Clinical pharmacokinetics – July 14, 2025
Source: PubMed
Summary
Did you know mescaline's psychedelic effects can last up to 15 hours? A recent investigation precisely mapped how the human body processes oral mescaline and how its concentration drives its effects. Scientists analyzed 105 doses given to 49 healthy individuals. Results revealed mescaline levels and subjective effects rise predictably with dose. Peak effects typically emerge around two hours. Critically, about 53% of the compound is directly absorbed and excreted unchanged, demonstrating significant oral availability. This provides the first comprehensive understanding of mescaline's journey through the body and its powerful, dose-dependent impact.
Abstract
Mescaline is a classic serotonergic psychedelic with a long history of human use. The present study analyzed the pharmacokinetics, pharmacokinetic-pharmacodynamic relationship, and urinary recovery of oral mescaline hydrochloride. Data from 105 single-dose administrations (100-800 mg) in 49 participants from two phase I trials were analyzed with compartmental pharmacokinetics and pharmacokinetic-pharmacodynamic modeling. A one-compartment model with first-order absorption, elimination, and a lag time was used to describe mescaline plasma concentrations. Acute subjective effects, assessed by visual analog scales (range 0-100%), were modeled using a sigmoid Emax model linked to plasma concentrations via a first-order rate constant (ke0). Mescaline showed dose-proportional increases in total exposure and maximal concentrations, with a peak concentration reached within 2.0 h (geometric mean) and a half-life of 3.5 h across all doses. Mean model-predicted onset of "any drug effect" occurred around 1 hour post-dose. Maximum predicted effect intensity and duration increased with dose, from 13% and 2.8 h at 100 mg to 89% and 15 h at 800 mg.

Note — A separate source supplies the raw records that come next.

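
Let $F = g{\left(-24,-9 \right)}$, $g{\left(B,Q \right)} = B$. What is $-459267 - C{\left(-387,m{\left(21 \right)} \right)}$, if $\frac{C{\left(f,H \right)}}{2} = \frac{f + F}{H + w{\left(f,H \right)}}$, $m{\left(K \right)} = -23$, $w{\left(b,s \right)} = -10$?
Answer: $- \frac{5052211}{11} \approx -4.5929 \cdot 10^{5}$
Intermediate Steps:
$F = -24$
$C{\left(f,H \right)} = \frac{2 \left(-24 + f\right)}{-10 + H}$ ($C{\left(f,H \right)} = 2 \frac{f - 24}{H - 10} = 2 \frac{-24 + f}{-10 + H} = \frac{2 \left(-24 + f\right)}{-10 + H}$)
$-459267 - C{\left(-387,m{\left(21 \right)} \right)} = -459267 - \frac{2 \left(-24 - 387\right)}{-10 - 23} = -459267 - 2 \frac{1}{-33} \left(-411\right) = -459267 - 2 \left(- \frac{1}{33}\right) \left(-411\right) = -459267 - \frac{274}{11} = - \frac{5052211}{11}$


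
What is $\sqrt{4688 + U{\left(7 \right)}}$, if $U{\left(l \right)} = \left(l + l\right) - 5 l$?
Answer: $\sqrt{4667} \approx 68.315$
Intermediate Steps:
$U{\left(l \right)} = - 3 l$ ($U{\left(l \right)} = 2 l - 5 l = - 3 l$)
$\sqrt{4688 + U{\left(7 \right)}} = \sqrt{4688 - 21} = \sqrt{4667}$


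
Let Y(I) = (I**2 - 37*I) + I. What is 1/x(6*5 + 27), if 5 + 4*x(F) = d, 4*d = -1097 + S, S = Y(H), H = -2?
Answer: -16/1041 ≈ -0.015370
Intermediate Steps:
Y(I) = I**2 - 36*I
S = 76 (S = -2*(-36 - 2) = -2*(-38) = 76)
d = -1021/4 (d = (-1097 + 76)/4 = (1/4)*(-1021) = -1021/4 ≈ -255.25)
x(F) = -1041/16 (x(F) = -5/4 + (1/4)*(-1021/4) = -5/4 - 1021/16 = -1041/16)
1/x(6*5 + 27) = 1/(-1041/16) = -16/1041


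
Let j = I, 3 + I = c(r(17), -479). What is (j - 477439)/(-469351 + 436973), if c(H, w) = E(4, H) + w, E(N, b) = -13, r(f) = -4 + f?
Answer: 238967/16189 ≈ 14.761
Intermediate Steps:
c(H, w) = -13 + w
I = -495 (I = -3 + (-13 - 479) = -3 - 492 = -495)
j = -495
(j - 477439)/(-469351 + 436973) = (-495 - 477439)/(-469351 + 436973) = -477934/(-32378) = -477934*(-1/32378) = 238967/16189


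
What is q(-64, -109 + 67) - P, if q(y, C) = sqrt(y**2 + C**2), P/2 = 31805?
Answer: -63610 + 2*sqrt(1465) ≈ -63533.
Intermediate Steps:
P = 63610 (P = 2*31805 = 63610)
q(y, C) = sqrt(C**2 + y**2)
q(-64, -109 + 67) - P = sqrt((-109 + 67)**2 + (-64)**2) - 1*63610 = sqrt((-42)**2 + 4096) - 63610 = sqrt(1764 + 4096) - 63610 = sqrt(5860) - 63610 = 2*sqrt(1465) - 63610 = -63610 + 2*sqrt(1465)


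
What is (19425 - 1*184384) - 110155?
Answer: -275114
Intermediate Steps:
(19425 - 1*184384) - 110155 = (19425 - 184384) - 110155 = -164959 - 110155 = -275114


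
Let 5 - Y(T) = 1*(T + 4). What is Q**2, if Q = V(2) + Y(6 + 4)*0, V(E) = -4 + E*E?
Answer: 0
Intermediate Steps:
Y(T) = 1 - T (Y(T) = 5 - (T + 4) = 5 - (4 + T) = 5 + (-4 - T) = 1 - T)
V(E) = -4 + E**2
Q = 0 (Q = (-4 + 2**2) + (1 - (6 + 4))*0 = (-4 + 4) + (1 - 1*10)*0 = 0 + (1 - 10)*0 = 0 - 9*0 = 0 + 0 = 0)
Q**2 = 0**2 = 0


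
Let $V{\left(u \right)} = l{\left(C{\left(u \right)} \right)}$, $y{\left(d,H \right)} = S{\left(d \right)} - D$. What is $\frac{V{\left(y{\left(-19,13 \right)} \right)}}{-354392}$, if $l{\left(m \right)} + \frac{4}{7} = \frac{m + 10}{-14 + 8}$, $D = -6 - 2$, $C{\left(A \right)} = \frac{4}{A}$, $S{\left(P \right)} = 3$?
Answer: $\frac{177}{27288184} \approx 6.4863 \cdot 10^{-6}$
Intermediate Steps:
$D = -8$ ($D = -6 - 2 = -8$)
$y{\left(d,H \right)} = 11$ ($y{\left(d,H \right)} = 3 - -8 = 3 + 8 = 11$)
$l{\left(m \right)} = - \frac{47}{21} - \frac{m}{6}$ ($l{\left(m \right)} = - \frac{4}{7} + \frac{m + 10}{-14 + 8} = - \frac{4}{7} + \frac{10 + m}{-6} = - \frac{4}{7} + \left(10 + m\right) \left(- \frac{1}{6}\right) = - \frac{4}{7} - \left(\frac{5}{3} + \frac{m}{6}\right) = - \frac{47}{21} - \frac{m}{6}$)
$V{\left(u \right)} = - \frac{47}{21} - \frac{2}{3 u}$ ($V{\left(u \right)} = - \frac{47}{21} - \frac{4 \frac{1}{u}}{6} = - \frac{47}{21} - \frac{2}{3 u}$)
$\frac{V{\left(y{\left(-19,13 \right)} \right)}}{-354392} = \frac{\frac{1}{21} \cdot \frac{1}{11} \left(-14 - 517\right)}{-354392} = \frac{1}{21} \cdot \frac{1}{11} \left(-14 - 517\right) \left(- \frac{1}{354392}\right) = \frac{1}{21} \cdot \frac{1}{11} \left(-531\right) \left(- \frac{1}{354392}\right) = \left(- \frac{177}{77}\right) \left(- \frac{1}{354392}\right) = \frac{177}{27288184}$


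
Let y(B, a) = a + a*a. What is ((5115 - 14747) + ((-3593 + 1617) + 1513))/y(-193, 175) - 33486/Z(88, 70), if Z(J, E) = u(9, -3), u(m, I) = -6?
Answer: 34376941/6160 ≈ 5580.7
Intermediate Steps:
y(B, a) = a + a²
Z(J, E) = -6
((5115 - 14747) + ((-3593 + 1617) + 1513))/y(-193, 175) - 33486/Z(88, 70) = ((5115 - 14747) + ((-3593 + 1617) + 1513))/((175*(1 + 175))) - 33486/(-6) = (-9632 + (-1976 + 1513))/((175*176)) - 33486*(-⅙) = (-9632 - 463)/30800 + 5581 = -10095*1/30800 + 5581 = -2019/6160 + 5581 = 34376941/6160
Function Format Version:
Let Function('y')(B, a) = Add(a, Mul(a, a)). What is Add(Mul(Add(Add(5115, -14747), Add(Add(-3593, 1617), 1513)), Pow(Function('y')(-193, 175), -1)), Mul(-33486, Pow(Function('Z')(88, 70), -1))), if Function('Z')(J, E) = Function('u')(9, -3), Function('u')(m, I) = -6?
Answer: Rational(34376941, 6160) ≈ 5580.7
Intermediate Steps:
Function('y')(B, a) = Add(a, Pow(a, 2))
Function('Z')(J, E) = -6
Add(Mul(Add(Add(5115, -14747), Add(Add(-3593, 1617), 1513)), Pow(Function('y')(-193, 175), -1)), Mul(-33486, Pow(Function('Z')(88, 70), -1))) = Add(Mul(Add(Add(5115, -14747), Add(Add(-3593, 1617), 1513)), Pow(Mul(175, Add(1, 175)), -1)), Mul(-33486, Pow(-6, -1))) = Add(Mul(Add(-9632, Add(-1976, 1513)), Pow(Mul(175, 176), -1)), Mul(-33486, Rational(-1, 6))) = Add(Mul(Add(-9632, -463), Pow(30800, -1)), 5581) = Add(Mul(-10095, Rational(1, 30800)), 5581) = Add(Rational(-2019, 6160), 5581) = Rational(34376941, 6160)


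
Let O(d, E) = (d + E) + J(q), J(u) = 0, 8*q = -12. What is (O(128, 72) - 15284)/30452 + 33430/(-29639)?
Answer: -366271259/225641707 ≈ -1.6232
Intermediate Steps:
q = -3/2 (q = (1/8)*(-12) = -3/2 ≈ -1.5000)
O(d, E) = E + d (O(d, E) = (d + E) + 0 = (E + d) + 0 = E + d)
(O(128, 72) - 15284)/30452 + 33430/(-29639) = ((72 + 128) - 15284)/30452 + 33430/(-29639) = (200 - 15284)*(1/30452) + 33430*(-1/29639) = -15084*1/30452 - 33430/29639 = -3771/7613 - 33430/29639 = -366271259/225641707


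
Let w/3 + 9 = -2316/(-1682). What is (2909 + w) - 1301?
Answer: 1333095/841 ≈ 1585.1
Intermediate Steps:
w = -19233/841 (w = -27 + 3*(-2316/(-1682)) = -27 + 3*(-2316*(-1/1682)) = -27 + 3*(1158/841) = -27 + 3474/841 = -19233/841 ≈ -22.869)
(2909 + w) - 1301 = (2909 - 19233/841) - 1301 = 2427236/841 - 1301 = 1333095/841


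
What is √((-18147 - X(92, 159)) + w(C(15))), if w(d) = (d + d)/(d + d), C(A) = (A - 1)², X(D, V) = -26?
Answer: 2*I*√4530 ≈ 134.61*I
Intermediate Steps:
C(A) = (-1 + A)²
w(d) = 1 (w(d) = (2*d)/((2*d)) = (2*d)*(1/(2*d)) = 1)
√((-18147 - X(92, 159)) + w(C(15))) = √((-18147 - 1*(-26)) + 1) = √((-18147 + 26) + 1) = √(-18121 + 1) = √(-18120) = 2*I*√4530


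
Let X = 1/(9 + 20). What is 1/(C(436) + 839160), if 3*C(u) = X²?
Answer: 2523/2117200681 ≈ 1.1917e-6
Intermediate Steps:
X = 1/29 ≈ 0.034483
C(u) = 1/2523 (C(u) = (1/29)²/3 = (⅓)*(1/841) = 1/2523)
1/(C(436) + 839160) = 1/(1/2523 + 839160) = 1/(2117200681/2523) = 2523/2117200681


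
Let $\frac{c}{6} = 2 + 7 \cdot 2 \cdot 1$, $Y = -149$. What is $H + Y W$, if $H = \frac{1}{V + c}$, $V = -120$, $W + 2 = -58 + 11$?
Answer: $\frac{175223}{24} \approx 7301.0$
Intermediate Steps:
$W = -49$ ($W = -2 + \left(-58 + 11\right) = -2 - 47 = -49$)
$c = 96$ ($c = 6 \left(2 + 7 \cdot 2 \cdot 1\right) = 6 \left(2 + 7 \cdot 2\right) = 6 \left(2 + 14\right) = 6 \cdot 16 = 96$)
$H = - \frac{1}{24}$ ($H = \frac{1}{-120 + 96} = \frac{1}{-24} = - \frac{1}{24} \approx -0.041667$)
$H + Y W = - \frac{1}{24} - -7301 = - \frac{1}{24} + 7301 = \frac{175223}{24}$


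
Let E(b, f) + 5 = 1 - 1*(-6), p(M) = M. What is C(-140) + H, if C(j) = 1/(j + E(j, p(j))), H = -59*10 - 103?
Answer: -95635/138 ≈ -693.01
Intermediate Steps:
E(b, f) = 2 (E(b, f) = -5 + (1 - 1*(-6)) = -5 + (1 + 6) = -5 + 7 = 2)
H = -693 (H = -590 - 103 = -693)
C(j) = 1/(2 + j) (C(j) = 1/(j + 2) = 1/(2 + j))
C(-140) + H = 1/(2 - 140) - 693 = 1/(-138) - 693 = -1/138 - 693 = -95635/138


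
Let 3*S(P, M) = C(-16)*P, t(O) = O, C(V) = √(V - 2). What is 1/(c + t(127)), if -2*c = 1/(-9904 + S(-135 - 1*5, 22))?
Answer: 49849255136/6330857917889 + 280*I*√2/6330857917889 ≈ 0.007874 + 6.2548e-11*I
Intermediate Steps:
C(V) = √(-2 + V)
S(P, M) = I*P*√2 (S(P, M) = (√(-2 - 16)*P)/3 = (√(-18)*P)/3 = ((3*I*√2)*P)/3 = (3*I*P*√2)/3 = I*P*√2)
c = -1/(2*(-9904 - 140*I*√2)) (c = -1/(2*(-9904 + I*(-135 - 1*5)*√2)) = -1/(2*(-9904 + I*(-135 - 5)*√2)) = -1/(2*(-9904 + I*(-140)*√2)) = -1/(2*(-9904 - 140*I*√2)) ≈ 5.0464e-5 - 1.0088e-6*I)
1/(c + t(127)) = 1/((619/12266052 - 35*I*√2/49064208) + 127) = 1/(1557789223/12266052 - 35*I*√2/49064208)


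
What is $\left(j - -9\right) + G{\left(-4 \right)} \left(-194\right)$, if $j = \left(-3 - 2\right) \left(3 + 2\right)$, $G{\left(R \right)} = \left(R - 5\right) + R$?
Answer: $2506$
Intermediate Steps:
$G{\left(R \right)} = -5 + 2 R$ ($G{\left(R \right)} = \left(-5 + R\right) + R = -5 + 2 R$)
$j = -25$ ($j = \left(-5\right) 5 = -25$)
$\left(j - -9\right) + G{\left(-4 \right)} \left(-194\right) = \left(-25 - -9\right) + \left(-5 + 2 \left(-4\right)\right) \left(-194\right) = \left(-25 + 9\right) + \left(-5 - 8\right) \left(-194\right) = -16 - -2522 = -16 + 2522 = 2506$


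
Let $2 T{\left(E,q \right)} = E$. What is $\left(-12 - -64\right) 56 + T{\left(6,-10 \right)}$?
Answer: $2915$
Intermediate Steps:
$T{\left(E,q \right)} = \frac{E}{2}$
$\left(-12 - -64\right) 56 + T{\left(6,-10 \right)} = \left(-12 - -64\right) 56 + \frac{1}{2} \cdot 6 = \left(-12 + 64\right) 56 + 3 = 52 \cdot 56 + 3 = 2912 + 3 = 2915$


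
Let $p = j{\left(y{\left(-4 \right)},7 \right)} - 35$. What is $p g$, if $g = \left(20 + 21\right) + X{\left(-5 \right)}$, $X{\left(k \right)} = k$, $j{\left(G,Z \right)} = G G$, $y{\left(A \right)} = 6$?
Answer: $36$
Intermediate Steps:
$j{\left(G,Z \right)} = G^{2}$
$p = 1$ ($p = 6^{2} - 35 = 36 - 35 = 1$)
$g = 36$ ($g = \left(20 + 21\right) - 5 = 41 - 5 = 36$)
$p g = 1 \cdot 36 = 36$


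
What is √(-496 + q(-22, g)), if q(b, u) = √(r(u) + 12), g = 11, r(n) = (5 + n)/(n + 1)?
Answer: √(-4464 + 6*√30)/3 ≈ 22.189*I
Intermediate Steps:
r(n) = (5 + n)/(1 + n)
q(b, u) = √(12 + (5 + u)/(1 + u)) (q(b, u) = √((5 + u)/(1 + u) + 12) = √(12 + (5 + u)/(1 + u)))
√(-496 + q(-22, g)) = √(-496 + √((17 + 13*11)/(1 + 11))) = √(-496 + √((17 + 143)/12)) = √(-496 + √((1/12)*160)) = √(-496 + √(40/3)) = √(-496 + 2*√30/3)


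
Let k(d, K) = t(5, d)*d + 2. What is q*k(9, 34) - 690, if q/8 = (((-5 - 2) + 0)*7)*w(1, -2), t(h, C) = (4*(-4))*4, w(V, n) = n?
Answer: -450706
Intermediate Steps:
t(h, C) = -64 (t(h, C) = -16*4 = -64)
k(d, K) = 2 - 64*d (k(d, K) = -64*d + 2 = 2 - 64*d)
q = 784 (q = 8*((((-5 - 2) + 0)*7)*(-2)) = 8*(((-7 + 0)*7)*(-2)) = 8*(-7*7*(-2)) = 8*(-49*(-2)) = 8*98 = 784)
q*k(9, 34) - 690 = 784*(2 - 64*9) - 690 = 784*(2 - 576) - 690 = 784*(-574) - 690 = -450016 - 690 = -450706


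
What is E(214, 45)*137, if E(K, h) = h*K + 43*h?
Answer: 1584405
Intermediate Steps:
E(K, h) = 43*h + K*h (E(K, h) = K*h + 43*h = 43*h + K*h)
E(214, 45)*137 = (45*(43 + 214))*137 = (45*257)*137 = 11565*137 = 1584405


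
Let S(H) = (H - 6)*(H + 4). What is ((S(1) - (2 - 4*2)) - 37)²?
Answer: 3136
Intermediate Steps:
S(H) = (-6 + H)*(4 + H)
((S(1) - (2 - 4*2)) - 37)² = (((-24 + 1² - 2*1) - (2 - 4*2)) - 37)² = (((-24 + 1 - 2) - (2 - 8)) - 37)² = ((-25 - 1*(-6)) - 37)² = ((-25 + 6) - 37)² = (-19 - 37)² = (-56)² = 3136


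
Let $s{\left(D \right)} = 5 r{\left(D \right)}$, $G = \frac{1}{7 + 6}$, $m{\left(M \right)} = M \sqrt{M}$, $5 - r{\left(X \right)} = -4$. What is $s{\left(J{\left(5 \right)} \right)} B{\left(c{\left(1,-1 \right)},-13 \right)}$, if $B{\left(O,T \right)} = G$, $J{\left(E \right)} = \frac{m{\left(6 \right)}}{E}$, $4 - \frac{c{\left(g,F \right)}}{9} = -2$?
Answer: $\frac{45}{13} \approx 3.4615$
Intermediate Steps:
$r{\left(X \right)} = 9$ ($r{\left(X \right)} = 5 - -4 = 5 + 4 = 9$)
$m{\left(M \right)} = M^{\frac{3}{2}}$
$G = \frac{1}{13} \approx 0.076923$
$c{\left(g,F \right)} = 54$ ($c{\left(g,F \right)} = 36 - -18 = 36 + 18 = 54$)
$J{\left(E \right)} = \frac{6 \sqrt{6}}{E}$ ($J{\left(E \right)} = \frac{6^{\frac{3}{2}}}{E} = \frac{6 \sqrt{6}}{E}$)
$B{\left(O,T \right)} = \frac{1}{13}$
$s{\left(D \right)} = 45$ ($s{\left(D \right)} = 5 \cdot 9 = 45$)
$s{\left(J{\left(5 \right)} \right)} B{\left(c{\left(1,-1 \right)},-13 \right)} = 45 \cdot \frac{1}{13} = \frac{45}{13}$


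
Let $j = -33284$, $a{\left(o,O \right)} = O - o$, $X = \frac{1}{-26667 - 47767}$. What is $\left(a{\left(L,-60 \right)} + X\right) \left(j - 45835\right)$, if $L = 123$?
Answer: $\frac{1077713366337}{74434} \approx 1.4479 \cdot 10^{7}$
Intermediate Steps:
$X = - \frac{1}{74434}$ ($X = \frac{1}{-74434} = - \frac{1}{74434} \approx -1.3435 \cdot 10^{-5}$)
$\left(a{\left(L,-60 \right)} + X\right) \left(j - 45835\right) = \left(\left(-60 - 123\right) - \frac{1}{74434}\right) \left(-33284 - 45835\right) = \left(\left(-60 - 123\right) - \frac{1}{74434}\right) \left(-79119\right) = \left(-183 - \frac{1}{74434}\right) \left(-79119\right) = \left(- \frac{13621423}{74434}\right) \left(-79119\right) = \frac{1077713366337}{74434}$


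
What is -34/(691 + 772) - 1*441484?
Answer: -645891126/1463 ≈ -4.4148e+5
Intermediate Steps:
-34/(691 + 772) - 1*441484 = -34/1463 - 441484 = -645891126/1463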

Over all conditions, 53% of the dose was excreted into urine unchanged, and 31% was excreted as the main metabolite 3,4,5-trimethoxyphenylacetic acid over 24-30 h. These findings provide the first detailed pharmacokinetic-pharmacodynamic characterization of mescaline in humans and indicate an oral bioavailability of at least 53%, limited by first-pass metabolism to 3,4,5-trimethoxyphenylacetic acid, followed by predominant renal elimination of both analytes. ClinicalTrials.gov identifier: NCT04227756 and NCT04849013.